No último relatório da IETS em 2016, observamos um pequeno aumento do volume de embriões produzidos na América do Sul para pouco mais de 378 mil. Observou-se uma ligeira queda na produção brasileira, tendo sido produzidos quase 347 mil embriões. Por outro lado, mais embriões foram transferidos, quase 276 mil em 2016 contra 269 mil em 2015. Essa ligeira queda pode ser justificada pela situação econômica do país.

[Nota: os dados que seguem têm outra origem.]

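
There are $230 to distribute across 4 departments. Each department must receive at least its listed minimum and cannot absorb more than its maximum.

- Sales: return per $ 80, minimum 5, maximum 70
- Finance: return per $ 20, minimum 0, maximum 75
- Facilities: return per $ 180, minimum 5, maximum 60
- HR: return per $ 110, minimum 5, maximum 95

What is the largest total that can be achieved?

26950

Meeting every minimum uses 5+0+5+5 = 15 $, leaving 215.
Highest return per $ first: Facilities 180 > HR 110 > Sales 80 > Finance 20.
Give Facilities 55 more to hit its cap of 60 ; 160 left.
HR: +90 to 95 (cap) ; 70 left.
Sales takes 65 more to reach its cap of 70 ; 5 left.
Finance has room for 75 more but only 5 remain, so it gets 5.
Total = 80×70 + 20×5 + 180×60 + 110×95 = 26950.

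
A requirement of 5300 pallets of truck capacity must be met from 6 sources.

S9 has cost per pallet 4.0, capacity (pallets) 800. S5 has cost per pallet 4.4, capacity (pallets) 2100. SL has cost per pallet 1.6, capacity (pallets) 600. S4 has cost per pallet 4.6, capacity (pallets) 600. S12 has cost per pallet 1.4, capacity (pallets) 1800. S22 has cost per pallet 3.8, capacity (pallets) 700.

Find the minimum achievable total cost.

15500

Fill from the cheapest source first.
S12 at 1.4: take all 1800 pallets ; 3500 still needed.
SL (1.6): use full 600 ; 2900 pallets to go.
S22 (3.8): use full 700 ; 2200 pallets to go.
S9 (4.0): use full 800 ; 1400 pallets to go.
S5 at 4.4: take 1400 of its 2100 ; requirement met.
S4: unused.
Cost = 1800×1.4 + 600×1.6 + 700×3.8 + 800×4.0 + 1400×4.4 = 15500.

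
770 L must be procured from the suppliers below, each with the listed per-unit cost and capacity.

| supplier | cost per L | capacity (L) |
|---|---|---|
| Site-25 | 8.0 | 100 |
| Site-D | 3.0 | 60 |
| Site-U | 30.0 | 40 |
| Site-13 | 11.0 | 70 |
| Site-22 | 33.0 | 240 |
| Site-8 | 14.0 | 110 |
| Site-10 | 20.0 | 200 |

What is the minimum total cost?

14760

Fill from the cheapest supplier first.
Site-D (3.0): use full 60 ; 710 L to go.
Site-25 (8.0): use full 100 ; 610 L to go.
Site-13 (11.0): use full 70 ; 540 L to go.
Take 110 from Site-8 at 14.0 ; need 430 more.
Take 200 from Site-10 at 20.0 ; need 230 more.
Take 40 from Site-U at 30.0 ; need 190 more.
Site-22 at 33.0: take 190 of its 240 ; requirement met.
Cost = 60×3.0 + 100×8.0 + 70×11.0 + 110×14.0 + 200×20.0 + 40×30.0 + 190×33.0 = 14760.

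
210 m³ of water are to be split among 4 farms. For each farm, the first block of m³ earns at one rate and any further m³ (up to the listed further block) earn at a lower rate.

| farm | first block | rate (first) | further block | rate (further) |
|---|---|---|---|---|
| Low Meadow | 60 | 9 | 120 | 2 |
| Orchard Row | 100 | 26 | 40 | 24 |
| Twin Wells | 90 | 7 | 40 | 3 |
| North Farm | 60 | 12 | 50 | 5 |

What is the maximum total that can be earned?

4370

Treat each block as its own option and order by rate: Orchard Row/T1 26 > Orchard Row/T2 24 > North Farm/T1 12 > Low Meadow/T1 9 > Twin Wells/T1 7 > North Farm/T2 5 > Twin Wells/T2 3 > Low Meadow/T2 2.
Orchard Row T1 at 26: fill all 100 — 110 left.
Orchard Row/T2 (24): +40 — 70 left.
North Farm/T1 (12): +60 — 10 left.
10 remain; put them into Low Meadow T1 at 9.
Total = 26×100 + 24×40 + 12×60 + 9×10 = 4370.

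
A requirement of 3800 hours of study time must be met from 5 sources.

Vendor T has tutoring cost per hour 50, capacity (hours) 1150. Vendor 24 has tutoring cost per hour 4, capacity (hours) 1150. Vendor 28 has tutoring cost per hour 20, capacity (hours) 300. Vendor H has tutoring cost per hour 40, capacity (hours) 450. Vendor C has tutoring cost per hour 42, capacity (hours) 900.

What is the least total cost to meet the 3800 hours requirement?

Use sources in increasing cost order.
Take 1150 from Vendor 24 at 4 → need 2650 more.
Take 300 from Vendor 28 at 20 → need 2350 more.
Vendor H at 40: take all 450 hours → 1900 still needed.
Vendor C (42): use full 900 → 1000 hours to go.
Take 1000 from Vendor T at 50 to finish.
Cost = 1150×4 + 300×20 + 450×40 + 900×42 + 1000×50 = 116400.

116400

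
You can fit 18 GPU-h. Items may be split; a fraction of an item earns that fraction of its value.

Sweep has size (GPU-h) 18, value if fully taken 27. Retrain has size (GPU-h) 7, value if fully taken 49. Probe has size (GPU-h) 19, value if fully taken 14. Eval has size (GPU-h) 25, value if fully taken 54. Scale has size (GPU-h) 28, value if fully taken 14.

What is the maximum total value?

72.76

Rank by value-to-size ratio: Retrain 49/7≈7, Eval 54/25≈2.16, Sweep 27/18≈1.5, Probe 14/19≈0.737, Scale 14/28≈0.5.
Take all of Retrain (7 GPU-h, value 49) → 11 GPU-h left.
11 GPU-h left: a 11/25 share of Eval gives 54×11/25 = 23.76.
Total value = 72.76.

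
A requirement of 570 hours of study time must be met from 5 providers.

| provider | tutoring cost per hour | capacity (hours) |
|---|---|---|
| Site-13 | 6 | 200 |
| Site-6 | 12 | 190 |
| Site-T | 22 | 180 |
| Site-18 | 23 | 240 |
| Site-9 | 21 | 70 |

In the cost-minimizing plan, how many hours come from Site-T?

110

Use providers in increasing cost order.
Site-13 at 6: take all 200 hours — 370 still needed.
Take 190 from Site-6 at 12 — need 180 more.
Take 70 from Site-9 at 21 — need 110 more.
Site-T at 22: take 110 of its 180 — requirement met.
Site-18: unused.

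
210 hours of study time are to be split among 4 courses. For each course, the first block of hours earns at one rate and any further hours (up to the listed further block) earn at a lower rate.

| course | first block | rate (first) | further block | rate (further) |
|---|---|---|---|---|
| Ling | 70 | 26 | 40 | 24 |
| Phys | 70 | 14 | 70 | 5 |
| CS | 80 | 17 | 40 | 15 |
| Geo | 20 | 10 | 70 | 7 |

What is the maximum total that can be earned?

Treat each block as its own option and order by rate: Ling/first 26 > Ling/second 24 > CS/first 17 > CS/second 15 > Phys/first 14 > Geo/first 10 > Geo/second 7 > Phys/second 5.
Ling first at 26: fill all 70 ; 140 left.
Ling second at 24: fill all 40 ; 100 left.
Fill CS first block (80 at 17) ; 20 left.
20 remain; put them into CS second at 15.
Total = 26×70 + 24×40 + 17×80 + 15×20 = 4440.

4440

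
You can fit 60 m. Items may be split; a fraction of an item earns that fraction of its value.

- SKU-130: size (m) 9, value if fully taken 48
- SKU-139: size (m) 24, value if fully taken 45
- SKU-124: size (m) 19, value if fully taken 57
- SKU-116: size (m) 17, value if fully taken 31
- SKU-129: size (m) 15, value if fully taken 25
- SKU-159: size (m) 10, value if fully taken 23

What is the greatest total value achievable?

Sort by value density: SKU-130 48/9≈5.33, SKU-124 57/19≈3, SKU-159 23/10≈2.3, SKU-139 45/24≈1.88, SKU-116 31/17≈1.82, SKU-129 25/15≈1.67.
Take all of SKU-130 (9 m, value 48) ; 51 m left.
Take all of SKU-124 (19 m, value 57) ; 32 m left.
Take all of SKU-159 (10 m, value 23) ; 22 m left.
Fill the last 22 m with part of SKU-139: 22/24 of it earns 41.25.
Total value = 169.25.

169.25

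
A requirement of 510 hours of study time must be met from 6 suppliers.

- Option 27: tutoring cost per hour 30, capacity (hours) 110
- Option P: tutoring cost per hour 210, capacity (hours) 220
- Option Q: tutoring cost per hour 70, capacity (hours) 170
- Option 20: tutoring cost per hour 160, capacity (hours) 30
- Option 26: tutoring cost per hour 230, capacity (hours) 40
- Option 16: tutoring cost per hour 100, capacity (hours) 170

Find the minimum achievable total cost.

Cheapest first:
Option 27 (30): use full 110 ; 400 hours to go.
Option Q (70): use full 170 ; 230 hours to go.
Option 16 at 100: take all 170 hours ; 60 still needed.
Option 20 at 160: take all 30 hours ; 30 still needed.
Option P at 210: take 30 of its 220 ; requirement met.
Option 26: unused.
Cost = 110×30 + 170×70 + 170×100 + 30×160 + 30×210 = 43300.

43300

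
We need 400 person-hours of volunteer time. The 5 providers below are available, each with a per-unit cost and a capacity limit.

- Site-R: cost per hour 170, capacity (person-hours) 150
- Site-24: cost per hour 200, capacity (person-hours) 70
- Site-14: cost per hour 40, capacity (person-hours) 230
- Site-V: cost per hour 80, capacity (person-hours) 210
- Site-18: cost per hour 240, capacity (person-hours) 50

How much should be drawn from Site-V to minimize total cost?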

É importante observar como o mercado de FIV no Brasil mudou ao longo do tempo. Inicialmente, a maior parte dos embriões produzidos correspondia a raças de corte. Em 2007, apenas 10% dos embriões das FIV eram de raças leiteiras. Já em 2016, esse quadro se inverteu, demonstrando uma produção de embriões provenientes de raças leiteiras já superior a 50% da produção brasileira. O mesmo pode-se observar em relação às raças trabalhadas. Em 2005, mais de 90% dos embriões de FIV correspondiam a embriões Bos Indicus, especialmente a raça Nelore. O mercado de Bos Taurus começou a ser mais importante por volta de 2015, quando os embriões de Bos Taurus correspondiam a mais de 51% do total de embriões produzidos. Atualmente essa tendência se mantém e continuamos registrando a predominância de embriões produzidos das Raças Bos Taurus e também seus cruzamentos.

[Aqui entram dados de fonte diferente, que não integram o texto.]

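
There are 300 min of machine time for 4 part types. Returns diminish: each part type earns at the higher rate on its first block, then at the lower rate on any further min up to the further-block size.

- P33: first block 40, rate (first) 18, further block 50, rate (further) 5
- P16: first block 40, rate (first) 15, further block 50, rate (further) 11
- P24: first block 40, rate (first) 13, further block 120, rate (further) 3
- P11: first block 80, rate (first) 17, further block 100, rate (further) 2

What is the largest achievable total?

Treat each block as its own option and order by rate: P33/T1 18 > P11/T1 17 > P16/T1 15 > P24/T1 13 > P16/T2 11 > P33/T2 5 > P24/T2 3 > P11/T2 2.
P33/T1 (18): +40 → 260 left.
P11/T1 (17): +80 → 180 left.
P16/T1 (15): +40 → 140 left.
P24/T1 (13): +40 → 100 left.
P16 T2 at 11: fill all 50 → 50 left.
P33/T2 (5): +50 → 0 left.
Total = 18×40 + 17×80 + 15×40 + 13×40 + 11×50 + 5×50 = 4000.

4000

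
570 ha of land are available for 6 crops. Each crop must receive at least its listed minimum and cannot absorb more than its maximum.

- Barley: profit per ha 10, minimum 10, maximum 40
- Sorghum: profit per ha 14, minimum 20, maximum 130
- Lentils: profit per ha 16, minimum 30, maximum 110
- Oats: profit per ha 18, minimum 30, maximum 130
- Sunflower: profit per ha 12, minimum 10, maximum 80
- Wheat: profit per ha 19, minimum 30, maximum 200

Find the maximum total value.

Meeting every minimum uses 10+20+30+30+10+30 = 130 ha, leaving 440.
Rank by profit per ha: Wheat 19 > Oats 18 > Lentils 16 > Sorghum 14 > Sunflower 12 > Barley 10.
Wheat: +170 to 200 (cap) ; 270 left.
Give Oats 100 more to hit its cap of 130 ; 170 left.
Give Lentils 80 more to hit its cap of 110 ; 90 left.
Only 90 left; Sorghum takes them to reach 110.
Total = 10×10 + 14×110 + 16×110 + 18×130 + 12×10 + 19×200 = 9660.

9660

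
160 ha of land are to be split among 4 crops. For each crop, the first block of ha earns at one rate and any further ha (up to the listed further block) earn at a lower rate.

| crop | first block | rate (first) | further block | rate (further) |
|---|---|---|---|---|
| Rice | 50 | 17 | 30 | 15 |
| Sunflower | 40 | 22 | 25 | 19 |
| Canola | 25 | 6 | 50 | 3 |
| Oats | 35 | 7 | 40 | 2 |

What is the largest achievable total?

2760

Treat each block as its own option and order by rate: Sunflower/tier1 22 > Sunflower/tier2 19 > Rice/tier1 17 > Rice/tier2 15 > Oats/tier1 7 > Canola/tier1 6 > Canola/tier2 3 > Oats/tier2 2.
Sunflower tier1 at 22: fill all 40 → 120 left.
Sunflower tier2 at 19: fill all 25 → 95 left.
Fill Rice tier1 block (50 at 17) → 45 left.
Rice tier2 at 15: fill all 30 → 15 left.
Oats tier1 at 7: only 15 left, fill 15.
Total = 22×40 + 19×25 + 17×50 + 15×30 + 7×15 = 2760.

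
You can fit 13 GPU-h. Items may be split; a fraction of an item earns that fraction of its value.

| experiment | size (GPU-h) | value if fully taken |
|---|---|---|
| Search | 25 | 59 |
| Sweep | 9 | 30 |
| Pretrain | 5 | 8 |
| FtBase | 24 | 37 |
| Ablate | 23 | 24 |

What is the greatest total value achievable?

39.44

Rank by value-to-size ratio: Sweep 30/9≈3.33, Search 59/25≈2.36, Pretrain 8/5≈1.6, FtBase 37/24≈1.54, Ablate 24/23≈1.04.
All 9 GPU-h of Sweep fit (value 30) → 4 remain.
Fill the last 4 GPU-h with part of Search: 4/25 of it earns 9.44.
Total value = 39.44.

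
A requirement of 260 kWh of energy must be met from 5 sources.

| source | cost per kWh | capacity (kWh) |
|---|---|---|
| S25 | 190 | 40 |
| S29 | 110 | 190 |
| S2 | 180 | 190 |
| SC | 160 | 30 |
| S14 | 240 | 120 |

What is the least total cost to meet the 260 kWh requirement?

32900

Fill from the cheapest source first.
S29 (110): use full 190 — 70 kWh to go.
SC (160): use full 30 — 40 kWh to go.
S2 at 180: take 40 of its 190 — requirement met.
S25, S14: unused.
Cost = 190×110 + 30×160 + 40×180 = 32900.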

No Brasil, nos dois últimos anos a produção de embriões de FIV parece ter desacelerado seu crescimento devido à crise financeira vivida pelo país. Por outro lado, a introdução da tecnologia de FIV no rebanho leiteiro, por meio de projetos financiados por cooperativas, tem crescido principalmente no Sul e Sudeste do país. Já na região centro-oeste, a demanda por embriões de FIV da raça Senepol tem aumentado devido a sua característica de resistência ao clima tropical e subtropical.

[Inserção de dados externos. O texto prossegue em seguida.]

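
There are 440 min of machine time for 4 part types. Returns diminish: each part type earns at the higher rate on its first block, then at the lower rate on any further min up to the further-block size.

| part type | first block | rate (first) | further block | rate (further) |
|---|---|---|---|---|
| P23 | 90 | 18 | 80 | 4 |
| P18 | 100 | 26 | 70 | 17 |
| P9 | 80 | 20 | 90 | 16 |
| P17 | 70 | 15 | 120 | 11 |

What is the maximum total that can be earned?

Order all 8 blocks by rate: P18/T1 26 > P9/T1 20 > P23/T1 18 > P18/T2 17 > P9/T2 16 > P17/T1 15 > P17/T2 11 > P23/T2 4.
Fill P18 T1 block (100 at 26) ; 340 left.
P9 T1 at 20: fill all 80 ; 260 left.
Fill P23 T1 block (90 at 18) ; 170 left.
P18 T2 at 17: fill all 70 ; 100 left.
Fill P9 T2 block (90 at 16) ; 10 left.
10 remain; put them into P17 T1 at 15.
Total = 26×100 + 20×80 + 18×90 + 17×70 + 16×90 + 15×10 = 8600.

8600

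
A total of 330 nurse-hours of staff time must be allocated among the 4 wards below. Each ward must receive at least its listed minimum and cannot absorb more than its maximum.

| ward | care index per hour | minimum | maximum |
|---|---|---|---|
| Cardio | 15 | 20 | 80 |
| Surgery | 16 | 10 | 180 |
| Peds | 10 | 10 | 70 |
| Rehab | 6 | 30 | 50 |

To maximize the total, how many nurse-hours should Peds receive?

40

Meeting every minimum uses 20+10+10+30 = 70 nurse-hours, leaving 260.
Order the wards by care index per hour: Surgery 16 > Cardio 15 > Peds 10 > Rehab 6.
Give Surgery 170 more to hit its cap of 180 — 90 left.
Cardio takes 60 more to reach its cap of 80 — 30 left.
Peds: +30 (room for 60) → 40. Pool exhausted.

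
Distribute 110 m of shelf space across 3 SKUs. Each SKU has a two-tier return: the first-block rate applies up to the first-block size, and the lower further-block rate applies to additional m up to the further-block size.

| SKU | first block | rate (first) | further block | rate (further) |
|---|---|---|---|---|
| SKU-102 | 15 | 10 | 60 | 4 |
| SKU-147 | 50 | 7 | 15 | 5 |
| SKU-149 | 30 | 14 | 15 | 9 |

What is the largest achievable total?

Treat each block as its own option and order by rate: SKU-149/T1 14 > SKU-102/T1 10 > SKU-149/T2 9 > SKU-147/T1 7 > SKU-147/T2 5 > SKU-102/T2 4.
SKU-149/T1 (14): +30 → 80 left.
Fill SKU-102 T1 block (15 at 10) → 65 left.
SKU-149 T2 at 9: fill all 15 → 50 left.
Fill SKU-147 T1 block (50 at 7) → 0 left.
Total = 14×30 + 10×15 + 9×15 + 7×50 = 1055.

1055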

Nosso país é dono do maior rebanho comercial bovino do mundo e o investimento em novas tecnologias para melhoramento genético é essencial nesse processo. A técnica de FIV permite inúmeras vantagens ao produtor, como um grande número de embriões produzidos de uma mesma doadora, intervalo reduzido entre as coletas, maior qualidade genética do embrião, aumento da produtividade dos animais por meio da escolha dos acasalamentos, aumento na proporção de nascimento de fêmeas ou machos, de acordo com a necessidade do cliente e o aproveitamento de animais muito jovens ou mais velhos que não seriam utilizados naturalmente para a prenhez.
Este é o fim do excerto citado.